If you have a lot of time to work with and a large space to expand your compost pile, I imagine you might be able to get chip drops and compost the chips instead of just using them for mulch but… that’s a lot of time and work to go to even assuming the chips are pretty finely ground up to start with which may offset any benefit in getting the base material dropped off cheap/free.
if you know farmers with cows horses goats and pigs. they will fill your truck bed or trailer for free or very cheap. green partially composted full of weed seeds,. it doesnt matter. fill it up 3/4 of the way then top it off with a decent soil. i added leaves sticks and med. branches then filled it in with green horse manure then good loam the last 6-8in.in all of mine 5 years ago. every fall since i top it off with green chicken bedding. by spring its almost compltely broke down. i make my rows by pulling any thats left on top back and plant in the soil underneath. it grows very well with no other imputs so far and almost no weeds..

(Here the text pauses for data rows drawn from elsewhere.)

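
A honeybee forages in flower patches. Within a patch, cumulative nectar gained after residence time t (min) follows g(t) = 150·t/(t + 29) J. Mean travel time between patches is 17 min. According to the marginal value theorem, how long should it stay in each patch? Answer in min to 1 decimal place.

22.2 min

By the marginal value theorem, leave when the instantaneous gain rate g'(t) equals the habitat-wide average g(t)/(T + t).
g'(t) = 150·29/(t + 29)². Setting 150·29/(t+29)² = 150t/[(t+29)(17+t)] gives 29(17+t) = t(t+29), so t² = 29×17 = 493.
t* = √493 = 22.2 min.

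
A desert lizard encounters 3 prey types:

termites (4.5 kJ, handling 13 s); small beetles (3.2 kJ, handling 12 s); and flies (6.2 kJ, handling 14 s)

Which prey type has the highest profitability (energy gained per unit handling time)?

Profitability E/h (kJ/s): termites = 4.5/13 = 0.346, small beetles = 3.2/12 = 0.267, flies = 6.2/14 = 0.443.
Ranked: flies > termites > small beetles.

flies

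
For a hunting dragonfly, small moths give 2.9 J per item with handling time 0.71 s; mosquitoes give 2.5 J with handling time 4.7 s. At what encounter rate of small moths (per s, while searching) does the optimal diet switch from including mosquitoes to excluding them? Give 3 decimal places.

0.211 per s

The zero-one rule: include mosquitoes iff E₂/h₂ > λE₁/(1+λh₁). Equality gives the switch point.
λE₁h₂ = E₂ + λE₂h₁ ⇒ λ = E₂/(E₁h₂ − E₂h₁) = 2.5/(13.63 − 1.775) = 0.2109 per s.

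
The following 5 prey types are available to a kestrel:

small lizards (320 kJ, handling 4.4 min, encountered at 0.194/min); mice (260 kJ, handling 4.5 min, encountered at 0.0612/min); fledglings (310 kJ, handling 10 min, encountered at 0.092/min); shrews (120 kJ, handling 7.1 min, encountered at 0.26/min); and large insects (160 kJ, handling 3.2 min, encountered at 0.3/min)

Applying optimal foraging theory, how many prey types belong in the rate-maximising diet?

E/h in descending order: small lizards 72.7, mice 57.8, large insects 50, fledglings 31, shrews 16.9 kJ/min. The optimal diet is the largest prefix of this list for which every included type satisfies E_i/h_i > R on the types above it.
Rate on top 1: 33.49. mice: 57.8 > 33.49 → include.
Rate on top 2: 36.63. large insects: 50 > 36.63 → include.
Rate on top 3: 40.79. fledglings: 31 < 40.79 → exclude; stop.
Optimal diet: small lizards, mice, large insects — 3 of 5 types.

3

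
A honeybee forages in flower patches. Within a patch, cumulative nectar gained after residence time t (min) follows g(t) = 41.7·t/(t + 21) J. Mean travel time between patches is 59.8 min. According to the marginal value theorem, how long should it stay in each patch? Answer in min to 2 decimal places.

Optimal t* satisfies g'(t*) = g(t*)/(T + t*).
g'(t) = 41.7·21/(t + 21)². Setting 41.7·21/(t+21)² = 41.7t/[(t+21)(59.8+t)] gives 21(59.8+t) = t(t+21), so t² = 21×59.8 = 1256.
t* = √1256 = 35.44 min.

35.44 min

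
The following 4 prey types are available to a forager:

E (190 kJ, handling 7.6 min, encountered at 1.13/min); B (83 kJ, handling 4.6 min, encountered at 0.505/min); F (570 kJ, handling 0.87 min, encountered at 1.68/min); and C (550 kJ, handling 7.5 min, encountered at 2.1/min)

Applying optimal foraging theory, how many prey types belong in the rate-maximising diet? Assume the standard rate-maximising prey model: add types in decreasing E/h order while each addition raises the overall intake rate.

E/h in descending order: F 655, C 73.3, E 25, B 18 kJ/min. The optimal diet is the largest prefix of this list for which every included type satisfies E_i/h_i > R on the types above it.
Rate on top 1: 389. C: 73.3 < 389 → exclude; stop.
Optimal diet: F — 1 of 4 types.

1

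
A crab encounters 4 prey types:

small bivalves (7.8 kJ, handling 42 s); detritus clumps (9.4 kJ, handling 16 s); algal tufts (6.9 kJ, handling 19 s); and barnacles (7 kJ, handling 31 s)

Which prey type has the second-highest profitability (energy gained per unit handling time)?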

I do bulk top soil and bulk leafgro. I love Hawkins, see if they deliver to your area. Their prices are slightly higher than others, but include shipping and work out to be quite a bit less than everywhere else that has a delivery fee. Then, add whatever else you want- leaves, amendments, etc.. Raised bed soils/sandy mixes/mushroom compost/etc are crazy expensive and not necessary. I don’t use rotting logs, but a lot of people do that for the first foot. I’ve even see people put plants in on their sides and then bend them up if the actual soil is shallow
For the two new beds I’ve added this year, I’m doing leafgro and sand plus amendments/food scraps. I don’t have enough soil needs at the moment to justify another bulk delivery and what I’m growing in these two will do well with a sandy mix. And, sand is cheap.
My neighbor got some 3x12 pieces of wood . They were 4ft long. He gave me enough to redo my old beds, they are working out.
I would suggest using 2x6s, cleating them together on the outside with 2x4s. Line the inside with Hardi backer cement board. Use some steel form stakes to secure the box to the ground. The backer board should protect the wood for a good while.
I’ve tried several different materials and I’m settling on drystone (no mortar) construction using whatever random rocks are handy. In the Ozarks there’s no shortage of rocks. If they get messed up somehow they’re easy to repair and they’ll be there long after I’m dead and gone. The only downside is it is possible for weeds to try to grow through the cracks. Seedling weed trees coming through the cracks are possible. The pros far outweigh the cons for me.
I just saw this and immediately realized the usefulness it suggested:
When skid steer rubber tracks wear down they don’t provide as much grip since the grooves aren’t anywhere near as deep, and so they need to be replaced in order to maintain the effectiveness of the machine. I’ve never asked the guys at the local tractor sales and repair shop what they are charged for the disposal fee but I’m sure that they have to pay to get them gone afterwards. There are full-size machines that are much more popular and which would make for longer track loops (like those pictured above) and there are smaller ride-on machines that would give much smaller track loops, but at least around here those will be harder to find since they aren’t used as much.